Política / Saúde

Covid: pesquisadores cobram dados sobre mulheres negras

Relatora da comissão externa que acompanha pandemia alerta para racismo institucional

Pesquisadores, especialistas e representantes da área de saúde lamentaram a falta de dados sobre mulheres negras vítimas de Covid-19. “Com a epidemia de coronavírus, mortes da população negra estão mais evidentes por causa do racismo que estrutura todas as relações sociais no Brasil e leva a menos acesso aos cuidados e assistência do poder público”, denunciou a deputada Talíria Petrone (Psol-RJ).

A parlamentar coordenou nesta sexta-feira (20) debate virtual promovido pela Secretaria da Mulher da Câmara dos Deputados sobre a saúde da mulher negra na pandemia. Na reunião, deputadas e debatedores destacaram a importância do Sistema Único de Saúde (SUS), responsável pelo atendimento de 80% da população negra. “A saúde deve ser direito de toda a população, inclusive da população negra”, afirmou Talíria Petrone. “É fundamental defender o SUS, modelo que entende a saúde integral.”

Falta de informações

Pesquisadores observam que, sem informações sobre cor ou raça nos dados de saúde, não é possível elaborar políticas de tratamento específicas para população negra. A coordenadora do Observatório da Saúde da População Negra (Popnegra) da Universidade de Brasília (UnB), Marjorie Chaves, disse que a crise sanitária tornou insustentável a desigualdade de acesso à saúde. “As áreas de saúde são obrigadas a coletar informação por raça ou cor. Mas na pandemia isso não foi cumprido”, lamentou.

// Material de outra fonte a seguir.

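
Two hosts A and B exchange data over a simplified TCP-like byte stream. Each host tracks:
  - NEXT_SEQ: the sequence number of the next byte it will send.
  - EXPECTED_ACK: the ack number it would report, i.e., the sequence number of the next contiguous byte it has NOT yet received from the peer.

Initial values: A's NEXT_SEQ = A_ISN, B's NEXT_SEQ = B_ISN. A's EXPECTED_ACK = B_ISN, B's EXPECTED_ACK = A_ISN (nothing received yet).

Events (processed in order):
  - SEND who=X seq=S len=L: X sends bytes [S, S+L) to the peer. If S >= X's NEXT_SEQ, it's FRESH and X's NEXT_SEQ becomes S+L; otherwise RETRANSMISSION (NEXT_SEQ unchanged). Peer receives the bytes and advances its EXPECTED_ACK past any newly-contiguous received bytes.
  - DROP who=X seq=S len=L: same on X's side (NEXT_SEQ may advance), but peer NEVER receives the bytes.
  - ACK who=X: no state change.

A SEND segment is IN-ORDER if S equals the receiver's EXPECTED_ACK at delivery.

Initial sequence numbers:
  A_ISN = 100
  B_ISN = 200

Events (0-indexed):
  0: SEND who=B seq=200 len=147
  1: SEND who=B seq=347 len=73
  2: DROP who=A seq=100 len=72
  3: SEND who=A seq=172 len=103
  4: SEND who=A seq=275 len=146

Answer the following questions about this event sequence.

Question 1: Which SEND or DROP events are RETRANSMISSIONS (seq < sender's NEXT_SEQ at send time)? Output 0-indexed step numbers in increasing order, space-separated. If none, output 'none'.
Answer: none

Derivation:
Step 0: SEND seq=200 -> fresh
Step 1: SEND seq=347 -> fresh
Step 2: DROP seq=100 -> fresh
Step 3: SEND seq=172 -> fresh
Step 4: SEND seq=275 -> fresh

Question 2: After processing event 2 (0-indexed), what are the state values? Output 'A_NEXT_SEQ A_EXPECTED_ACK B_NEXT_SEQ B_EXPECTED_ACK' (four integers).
After event 0: A_seq=100 A_ack=347 B_seq=347 B_ack=100
After event 1: A_seq=100 A_ack=420 B_seq=420 B_ack=100
After event 2: A_seq=172 A_ack=420 B_seq=420 B_ack=100

172 420 420 100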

Marjorie Chaves citou pesquisa de São Paulo indicando que a mortalidade da doença foi maior entre a população negra com relação à contaminação. Ela também apontou para o simbolismo de que a primeira vítima de Covid-19 no Rio de Janeiro foi uma trabalhadora doméstica negra, que contraiu doença de contratante que veio da Europa.

Partos e saúde mental

Especialista em saúde da família, a conselheira do Conselho Nacional de Saúde Maria da Conceição Silva denunciou a falta de combate à mortalidade materna de mulheres por Covid-19. Ela queixou-se do desmonte da política nacional de atenção básica em saúde e da falta de estratégia de saúde da família. “Para dar resposta melhor à pandemia, atenção básica é fundamental”, apontou.

A deputada Carmen Zanotto (Cidadania-SC), que é relatora da Comissão Externa que acompanha a pandemia da Covid-19 no país, lamentou o que vem ocorrendo com a população negra. “Como parlamentar e enfermeira, vi o racismo institucional na saúde. Profissionais da saúde dedicam menos tempo para mulheres negras durante o prenatal, trabalho de parto, parto e pós-parto. Isso é uma violência”, criticou.

Problemas de saúde mental, que também se agravaram ao longo da pandemia, foram citados pela psicóloga Luana Alves como outra preocupação que requer atendimento especial à população negra. “Os indicadores são terríveis. As tentativas de suicídio aumentam muito na juventude negra”, alertou. Ela lembrou que a saúde é determinada por condições de vida, alimentação e moradia, que influenciam para que os indicadores sejam piores entre mulheres negras.

Por causa da taxa de mortalidade maior em determinadas doenças e condições de saúde, a médica Regina Nogueira defendeu que prontos-socorros devem dar prioridade de atendimento a negros vítimas de violência, grávidas negras e pacientes hipertensos negros. “Não é que ser negro tenha pré-disposição a algumas doenças. Mas esta abordagem pode reduzir a mortalidade”, propôs. Regina Nogueira é criadora do Banco Grão, primeiro banco comunitário digital dos povos tradicionais de matriz africana.

Ao longo do debate, deputadas e debatedores declararam solidariedade à família de João Alberto Silveira Freitas, que era negro e morreu espancado por seguranças do supermercado Carrefour, em Porto Alegre (RS), na véspera do Dia da Consciência Negra. “Não vamos esquecer. Precisamos ter Justiça neste País”, protestou Erika Kokay (PT-DF), que também participou de manifestação em uma das lojas do Carrefour.

Já a procuradora-adjunta da Procuradoria da Mulher, deputada Carmen Zanotto, afirmou que a Câmara dos Deputados deve acompanhar o caso da primeira vereadora negra eleita em Joinville (SC), que sofreu ameaça de morte por vaga para suplente branco. “Ela precisa do olhar do Parlamento para sua proteção e de seus familiares”, declarou.